Air Force Academy Relaxes Social Distancing Rules After Second Cadet Suicide Death

April 2, 2020 Updated: April 2, 2020

The U.S. Air Force Academy (USAFA) is easing social distancing restrictions on its Colorado Springs campus after two graduating cadets died by suicide in less than a week.

Cadets will be allowed to go off-campus for drive-thru food, gather in groups while following Colorado’s guidelines, and have a casual Friday during which they can wear civilian clothing, according to a campus-wide email obtained by Colorado Springs Gazette.

Also removed is the punishment of marching practice for cadets who fail to follow social-distancing guidelines.

“No one is being punished for social distancing violations. Be smart!” Lt. Gen. Jay Silveria, the Academy’s superintendent, said in an email.

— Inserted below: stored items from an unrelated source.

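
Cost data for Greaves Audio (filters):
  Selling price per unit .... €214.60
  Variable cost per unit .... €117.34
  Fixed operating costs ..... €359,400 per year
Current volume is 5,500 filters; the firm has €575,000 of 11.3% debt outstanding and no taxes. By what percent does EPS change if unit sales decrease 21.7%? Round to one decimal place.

-105.0%

At 5,500 units, contribution = 5,500 × €97.26 = €534,930.00.
Operating income = contribution − fixed costs = €534,930.00 − €359,400 = €175,530.00.
After interest of €64,975.00, pre-tax earnings = €110,555.00.
DCL = total CM / (EBIT − I) = €534,930.00 / €110,555.00 = 4.8386.
EPS therefore changes by 4.8386 × (-21.7%) = -105.0%.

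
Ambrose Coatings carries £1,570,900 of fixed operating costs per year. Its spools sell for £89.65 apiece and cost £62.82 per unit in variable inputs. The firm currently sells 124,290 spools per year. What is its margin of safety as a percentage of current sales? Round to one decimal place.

52.9%

Contribution margin per unit = £89.65 − £62.82 = £26.83. Break-even units = £1,570,900 ÷ £26.83 = 58,550.13; break-even revenue = 58,550.13 × £89.65 = £5,249,019.19.
Current sales = 124,290 × £89.65 = £11,142,598.50.
Margin of safety = (£11,142,598.50 − £5,249,019.19) ÷ £11,142,598.50 = 52.9%.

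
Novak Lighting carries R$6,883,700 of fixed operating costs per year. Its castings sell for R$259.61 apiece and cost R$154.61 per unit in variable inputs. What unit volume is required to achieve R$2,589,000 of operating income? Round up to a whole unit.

90,217 castings

Unit CM = price − variable cost = R$259.61 − R$154.61 = R$105.00.
Units = (FC + target) / CM = (R$6,883,700 + R$2,589,000) / R$105.00 = 90,216.19, so 90,217 castings.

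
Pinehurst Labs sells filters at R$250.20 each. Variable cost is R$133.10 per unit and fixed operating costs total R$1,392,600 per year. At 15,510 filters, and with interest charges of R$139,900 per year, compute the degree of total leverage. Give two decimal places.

6.40

At 15,510 units, contribution = 15,510 × R$117.10 = R$1,816,221.00.
Subtracting fixed costs: EBIT = R$1,816,221.00 − R$1,392,600 = R$423,621.00. Interest = R$139,900.00.
DOL = R$1,816,221.00 ÷ R$423,621.00 = 4.2874; DFL = R$423,621.00 ÷ R$283,721.00 = 1.4931.
Combined leverage = 4.2874 × 1.4931 = 6.4015.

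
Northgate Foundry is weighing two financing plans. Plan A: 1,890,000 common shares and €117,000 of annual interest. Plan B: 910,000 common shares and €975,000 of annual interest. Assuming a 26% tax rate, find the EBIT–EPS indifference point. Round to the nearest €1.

At indifference, (EBIT − 117,000)(1 − t)/1,890,000 = (EBIT − 975,000)(1 − t)/910,000.
Cancelling (1 − t) and cross-multiplying: 910,000·(EBIT − 117,000) = 1,890,000·(EBIT − 975,000).
Solving, EBIT = (975,000·1,890,000 − 117,000·910,000) / (1,890,000 − 910,000) = 1,736,280,000,000 / 980,000 = 1,771,714.29.

€1,771,714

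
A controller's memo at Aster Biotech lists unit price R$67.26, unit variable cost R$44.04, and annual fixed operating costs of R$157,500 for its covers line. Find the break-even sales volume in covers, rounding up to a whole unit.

6,783 covers

Unit CM = price − variable cost = R$67.26 − R$44.04 = R$23.22.
Break-even Q = R$157,500 / R$23.22 = 6,782.95 → 6,783 covers.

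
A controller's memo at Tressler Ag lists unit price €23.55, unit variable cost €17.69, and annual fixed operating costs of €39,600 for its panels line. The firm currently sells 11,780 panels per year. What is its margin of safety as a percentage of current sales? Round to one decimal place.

42.6%

Contribution margin per unit = €23.55 − €17.69 = €5.86. Break-even units = €39,600 ÷ €5.86 = 6,757.68; break-even revenue = 6,757.68 × €23.55 = €159,143.34.
Actual sales revenue = 11,780 × €23.55 = €277,419.00.
Margin of safety = (€277,419.00 − €159,143.34) ÷ €277,419.00 = 42.6%.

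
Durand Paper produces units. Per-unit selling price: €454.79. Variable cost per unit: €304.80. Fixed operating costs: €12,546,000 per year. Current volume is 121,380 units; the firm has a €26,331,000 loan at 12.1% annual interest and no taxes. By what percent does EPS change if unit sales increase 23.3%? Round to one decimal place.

Contribution at this volume is 121,380 × €149.99 = €18,205,786.20.
Operating income = contribution − fixed costs = €18,205,786.20 − €12,546,000 = €5,659,786.20.
After interest of €3,186,051.00, pre-tax earnings = €2,473,735.20.
Degree of combined leverage = contribution ÷ (EBIT − I) = €18,205,786.20 ÷ €2,473,735.20 = 7.3596.
%ΔEPS = DCL × %ΔSales = 7.3596 × +23.3% = +171.5%.

+171.5%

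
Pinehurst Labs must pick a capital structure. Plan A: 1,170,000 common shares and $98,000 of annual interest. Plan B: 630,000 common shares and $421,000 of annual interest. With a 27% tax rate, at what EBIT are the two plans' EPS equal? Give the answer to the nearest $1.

At indifference, (EBIT − 98,000)(1 − t)/1,170,000 = (EBIT − 421,000)(1 − t)/630,000.
The (1 − t) factor cancels: (EBIT − 98,000) × 630,000 = (EBIT − 421,000) × 1,170,000.
Solving, EBIT = (421,000·1,170,000 − 98,000·630,000) / (1,170,000 − 630,000) = 430,830,000,000 / 540,000 = 797,833.33.

$797,833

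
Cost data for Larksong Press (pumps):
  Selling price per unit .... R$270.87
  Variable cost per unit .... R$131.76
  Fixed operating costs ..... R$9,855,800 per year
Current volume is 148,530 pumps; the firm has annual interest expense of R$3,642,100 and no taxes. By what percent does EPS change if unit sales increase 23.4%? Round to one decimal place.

At 148,530 units, contribution = 148,530 × R$139.11 = R$20,662,008.30.
Operating income = contribution − fixed costs = R$20,662,008.30 − R$9,855,800 = R$10,806,208.30.
After interest of R$3,642,100.00, pre-tax earnings = R$7,164,108.30.
Degree of combined leverage = contribution ÷ (EBIT − I) = R$20,662,008.30 ÷ R$7,164,108.30 = 2.8841.
EPS therefore changes by 2.8841 × (+23.4%) = +67.5%.

+67.5%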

The moves come after the suicides of two senior cadets on Mar. 26 and 28, amid the Academy’s increasingly strict measures to prevent the spread of pandemic CCP (Chinese Communist Party) virus, commonly known as novel coronavirus on campus. All freshmen, sophomores, and juniors were sent home earlier this month. The remaining 1,000 seniors, who are spread through the freed-up dorm rooms and not allowed to leave the campus, continue to live on take-out food from the dining hall and take classes online.

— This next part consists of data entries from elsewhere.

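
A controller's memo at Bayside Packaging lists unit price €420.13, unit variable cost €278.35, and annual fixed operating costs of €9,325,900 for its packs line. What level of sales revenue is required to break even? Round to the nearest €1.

€27,635,000

CM per unit = €420.13 − €278.35 = €141.78; CM ratio = €141.78 / €420.13 = 0.3375.
Break-even sales = FC ÷ CM ratio = €9,325,900 × €420.13 / €141.78 = €27,635,000.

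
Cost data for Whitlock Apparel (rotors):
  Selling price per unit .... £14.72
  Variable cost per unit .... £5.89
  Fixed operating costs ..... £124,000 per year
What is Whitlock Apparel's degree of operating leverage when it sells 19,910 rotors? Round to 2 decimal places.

Contribution at this volume is 19,910 × £8.83 = £175,805.30.
Operating income = contribution − fixed costs = £175,805.30 − £124,000 = £51,805.30.
DOL = contribution ÷ EBIT = £175,805.30 ÷ £51,805.30 = 3.3936.

3.39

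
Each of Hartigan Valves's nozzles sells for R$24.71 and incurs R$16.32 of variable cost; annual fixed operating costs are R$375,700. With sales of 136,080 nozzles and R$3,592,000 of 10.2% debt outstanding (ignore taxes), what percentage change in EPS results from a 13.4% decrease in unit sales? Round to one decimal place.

-38.3%

At 136,080 units, contribution = 136,080 × R$8.39 = R$1,141,711.20.
Subtracting fixed costs: EBIT = R$1,141,711.20 − R$375,700 = R$766,011.20.
After interest of R$366,384.00, pre-tax earnings = R$399,627.20.
Degree of combined leverage = contribution ÷ (EBIT − I) = R$1,141,711.20 ÷ R$399,627.20 = 2.8569.
EPS therefore changes by 2.8569 × (-13.4%) = -38.3%.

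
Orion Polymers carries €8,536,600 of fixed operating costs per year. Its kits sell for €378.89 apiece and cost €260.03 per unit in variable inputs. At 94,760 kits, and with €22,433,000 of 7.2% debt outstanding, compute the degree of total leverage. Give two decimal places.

10.13

Total contribution margin = 94,760 × €118.86 = €11,263,173.60.
Operating income = contribution − fixed costs = €11,263,173.60 − €8,536,600 = €2,726,573.60. Interest = €1,615,176.00, so EBIT − I = €1,111,397.60.
Degree of total leverage = total CM / (EBIT − interest) = €11,263,173.60 / €1,111,397.60 = 10.1342.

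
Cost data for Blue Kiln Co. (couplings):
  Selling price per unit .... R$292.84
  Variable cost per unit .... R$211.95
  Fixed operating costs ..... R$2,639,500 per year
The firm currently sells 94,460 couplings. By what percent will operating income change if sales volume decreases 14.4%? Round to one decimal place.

At 94,460 units, contribution = 94,460 × R$80.89 = R$7,640,869.40.
Subtracting fixed costs: EBIT = R$7,640,869.40 − R$2,639,500 = R$5,001,369.40.
So DOL = total CM / EBIT = R$7,640,869.40 / R$5,001,369.40 = 1.5278.
%ΔEBIT = DOL × %ΔSales = 1.5278 × -14.4% = -22.0%.

-22.0%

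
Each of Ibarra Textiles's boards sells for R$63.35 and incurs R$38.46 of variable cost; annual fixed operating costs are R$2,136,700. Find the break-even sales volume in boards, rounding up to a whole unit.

Unit CM = price − variable cost = R$63.35 − R$38.46 = R$24.89.
Units to break even: R$2,136,700 ÷ R$24.89 = 85,845.72, rounded up to 85,846.

85,846 boards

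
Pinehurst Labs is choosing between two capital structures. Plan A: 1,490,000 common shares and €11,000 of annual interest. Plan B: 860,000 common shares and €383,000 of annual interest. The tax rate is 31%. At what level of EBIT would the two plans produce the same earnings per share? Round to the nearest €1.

At indifference, (EBIT − 11,000)(1 − t)/1,490,000 = (EBIT − 383,000)(1 − t)/860,000.
The (1 − t) factor cancels: (EBIT − 11,000) × 860,000 = (EBIT − 383,000) × 1,490,000.
EBIT × (1,490,000 − 860,000) = 383,000 × 1,490,000 − 11,000 × 860,000 = 561,210,000,000, so EBIT = 561,210,000,000 ÷ 630,000 = 890,809.52.

€890,810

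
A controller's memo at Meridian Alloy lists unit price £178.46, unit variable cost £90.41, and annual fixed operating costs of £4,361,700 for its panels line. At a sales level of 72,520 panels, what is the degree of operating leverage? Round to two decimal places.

Contribution at this volume is 72,520 × £88.05 = £6,385,386.00.
Subtracting fixed costs: EBIT = £6,385,386.00 − £4,361,700 = £2,023,686.00.
Degree of operating leverage = £6,385,386.00 / £2,023,686.00 = 3.1553.

3.16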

“These tragedies have caused incredible shock and pain throughout our USAFA family,” Lt. Gen. Silveria said in a statement following the deaths, reported Air Force Times. “Right now, we are all focused on taking care of the cadet’s families and each other—our cadets, our faculty, our staff—as we grieve this loss.”

The USAFA’s leaders, while relaxing rules to promote good mental health across the campus, struggle to address the evolving threat of the CCP virus. The Academy declared a public health emergency on Mar. 23, shortly after a civilian employee of an airbase wing for the Academy tested positive for the CCP virus. The latest confirmed CCP virus case on the USAFA campus is a senior cadet, who was taking classes online and living in a single-occupancy dorm room, according to a press release.

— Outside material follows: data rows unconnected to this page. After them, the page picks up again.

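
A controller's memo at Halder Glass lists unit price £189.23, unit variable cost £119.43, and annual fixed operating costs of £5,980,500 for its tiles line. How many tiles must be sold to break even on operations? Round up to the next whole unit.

85,681 tiles

Contribution margin per unit = £189.23 − £119.43 = £69.80.
Break-even volume = fixed costs ÷ CM per unit = £5,980,500 ÷ £69.80 = 85,680.52, so 85,681 tiles.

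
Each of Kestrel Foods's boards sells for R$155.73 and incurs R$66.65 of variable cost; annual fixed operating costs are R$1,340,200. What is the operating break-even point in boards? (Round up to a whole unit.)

15,045 boards

Contribution margin per unit = R$155.73 − R$66.65 = R$89.08.
Units to break even: R$1,340,200 ÷ R$89.08 = 15,044.90, rounded up to 15,045.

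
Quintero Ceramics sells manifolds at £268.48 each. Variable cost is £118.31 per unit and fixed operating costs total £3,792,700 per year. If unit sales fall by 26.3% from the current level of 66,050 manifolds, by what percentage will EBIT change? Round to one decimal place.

-42.6%

Total contribution margin = 66,050 × £150.17 = £9,918,728.50.
Subtracting fixed costs: EBIT = £9,918,728.50 − £3,792,700 = £6,126,028.50.
Degree of operating leverage = £9,918,728.50 / £6,126,028.50 = 1.6191.
Operating income changes by 1.6191 × -26.3% = -42.6%.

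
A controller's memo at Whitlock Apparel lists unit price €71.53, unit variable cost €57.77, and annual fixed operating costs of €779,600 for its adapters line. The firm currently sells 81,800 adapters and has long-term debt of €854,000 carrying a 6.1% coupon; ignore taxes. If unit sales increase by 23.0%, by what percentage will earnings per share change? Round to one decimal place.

+88.1%

Contribution at this volume is 81,800 × €13.76 = €1,125,568.00.
EBIT = €1,125,568.00 − €779,600 = €345,968.00.
Interest = €52,094.00, so EBIT − I = €293,874.00.
DCL = total CM / (EBIT − I) = €1,125,568.00 / €293,874.00 = 3.8301.
%ΔEPS = DCL × %ΔSales = 3.8301 × +23.0% = +88.1%.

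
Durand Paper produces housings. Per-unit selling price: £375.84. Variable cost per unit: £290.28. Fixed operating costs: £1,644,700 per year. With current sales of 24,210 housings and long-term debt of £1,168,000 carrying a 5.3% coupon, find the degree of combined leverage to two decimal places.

At 24,210 units, contribution = 24,210 × £85.56 = £2,071,407.60.
Operating income = contribution − fixed costs = £2,071,407.60 − £1,644,700 = £426,707.60. Interest = £61,904.00.
DOL = £2,071,407.60 ÷ £426,707.60 = 4.8544; DFL = £426,707.60 ÷ £364,803.60 = 1.1697.
Combined leverage = 4.8544 × 1.1697 = 5.6782.

5.68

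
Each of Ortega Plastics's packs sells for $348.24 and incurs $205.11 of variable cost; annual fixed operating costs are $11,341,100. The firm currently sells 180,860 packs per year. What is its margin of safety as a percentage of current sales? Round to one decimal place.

56.2%

Unit CM = price − variable cost = $348.24 − $205.11 = $143.13. Break-even units = $11,341,100 ÷ $143.13 = 79,236.36; break-even revenue = 79,236.36 × $348.24 = $27,593,269.50.
Actual sales revenue = 180,860 × $348.24 = $62,982,686.40.
Margin of safety = ($62,982,686.40 − $27,593,269.50) ÷ $62,982,686.40 = 56.2%.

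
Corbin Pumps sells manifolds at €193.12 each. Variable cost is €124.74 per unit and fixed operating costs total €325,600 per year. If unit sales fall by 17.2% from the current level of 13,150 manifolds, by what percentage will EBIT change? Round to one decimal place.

At 13,150 units, contribution = 13,150 × €68.38 = €899,197.00.
EBIT = €899,197.00 − €325,600 = €573,597.00.
Degree of operating leverage = €899,197.00 / €573,597.00 = 1.5676.
So EBIT moves 1.5676 × (-17.2%) = -27.0%.

-27.0%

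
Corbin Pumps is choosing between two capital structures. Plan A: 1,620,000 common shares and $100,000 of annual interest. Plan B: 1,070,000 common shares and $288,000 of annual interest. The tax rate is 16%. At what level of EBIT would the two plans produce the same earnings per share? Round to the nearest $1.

$653,745

Set EPS_A = EPS_B: (EBIT − $100,000)(1 − 0.16) ÷ 1,620,000 = (EBIT − $288,000)(1 − 0.16) ÷ 1,070,000.
The (1 − t) factor cancels: (EBIT − 100,000) × 1,070,000 = (EBIT − 288,000) × 1,620,000.
EBIT × (1,620,000 − 1,070,000) = 288,000 × 1,620,000 − 100,000 × 1,070,000 = 359,560,000,000, so EBIT = 359,560,000,000 ÷ 550,000 = 653,745.45.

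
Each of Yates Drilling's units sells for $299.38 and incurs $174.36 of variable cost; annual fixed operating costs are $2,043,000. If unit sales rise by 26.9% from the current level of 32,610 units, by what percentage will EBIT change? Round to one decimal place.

+53.9%

Total contribution margin = 32,610 × $125.02 = $4,076,902.20.
EBIT = $4,076,902.20 − $2,043,000 = $2,033,902.20.
DOL = contribution ÷ EBIT = $4,076,902.20 ÷ $2,033,902.20 = 2.0045.
%ΔEBIT = DOL × %ΔSales = 2.0045 × +26.9% = +53.9%.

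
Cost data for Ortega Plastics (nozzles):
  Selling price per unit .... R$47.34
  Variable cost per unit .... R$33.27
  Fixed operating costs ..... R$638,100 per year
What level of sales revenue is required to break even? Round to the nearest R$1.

R$2,146,955

Contribution margin per unit = R$47.34 − R$33.27 = R$14.07, a CM ratio of R$14.07 ÷ R$47.34 = 0.2972.
Break-even revenue = fixed costs × price ÷ CM = R$638,100 × R$47.34 ÷ R$14.07 = R$2,146,955.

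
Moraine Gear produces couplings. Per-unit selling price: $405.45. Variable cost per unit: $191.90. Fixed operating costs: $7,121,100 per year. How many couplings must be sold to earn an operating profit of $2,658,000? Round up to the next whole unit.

Each unit contributes $405.45 − $191.90 = $213.55.
Required volume = (fixed costs + target profit) ÷ CM = ($7,121,100 + $2,658,000) ÷ $213.55 = 45,793.02, so 45,794 couplings.

45,794 couplings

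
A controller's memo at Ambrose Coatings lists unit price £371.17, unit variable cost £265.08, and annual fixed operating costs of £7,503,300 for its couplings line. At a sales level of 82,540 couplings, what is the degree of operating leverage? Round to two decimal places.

Contribution at this volume is 82,540 × £106.09 = £8,756,668.60.
Operating income = contribution − fixed costs = £8,756,668.60 − £7,503,300 = £1,253,368.60.
DOL = contribution ÷ EBIT = £8,756,668.60 ÷ £1,253,368.60 = 6.9865.

6.99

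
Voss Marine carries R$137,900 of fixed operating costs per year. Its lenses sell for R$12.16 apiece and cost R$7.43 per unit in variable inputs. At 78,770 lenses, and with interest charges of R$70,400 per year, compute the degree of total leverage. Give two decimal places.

2.27

Total contribution margin = 78,770 × R$4.73 = R$372,582.10.
Operating income = contribution − fixed costs = R$372,582.10 − R$137,900 = R$234,682.10. Interest = R$70,400.00.
DOL = R$372,582.10 ÷ R$234,682.10 = 1.5876; DFL = R$234,682.10 ÷ R$164,282.10 = 1.4285.
DCL = DOL × DFL = 1.5876 × 1.4285 = 2.2679.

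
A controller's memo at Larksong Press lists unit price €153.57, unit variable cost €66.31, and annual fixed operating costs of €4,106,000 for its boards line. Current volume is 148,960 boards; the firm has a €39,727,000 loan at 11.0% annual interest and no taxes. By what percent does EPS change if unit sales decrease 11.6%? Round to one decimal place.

-33.3%

At 148,960 units, contribution = 148,960 × €87.26 = €12,998,249.60.
Operating income = contribution − fixed costs = €12,998,249.60 − €4,106,000 = €8,892,249.60.
After interest of €4,369,970.00, pre-tax earnings = €4,522,279.60.
Degree of combined leverage = contribution ÷ (EBIT − I) = €12,998,249.60 ÷ €4,522,279.60 = 2.8743.
%ΔEPS = DCL × %ΔSales = 2.8743 × -11.6% = -33.3%.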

“Suffering will always be a part of the battle between good and evil,” a senior cadet wrote over the weekend in a blog post. “It is on us, as role models, protectors, and leaders of our community, to understand how we can transform this negativity into a positive light.”

“At the end of the day, we don’t have a choice. We signed up for this, and we must stick it out. We have to endure these varying degrees of suffering because of our vocation to serve and protect our family at any cost.”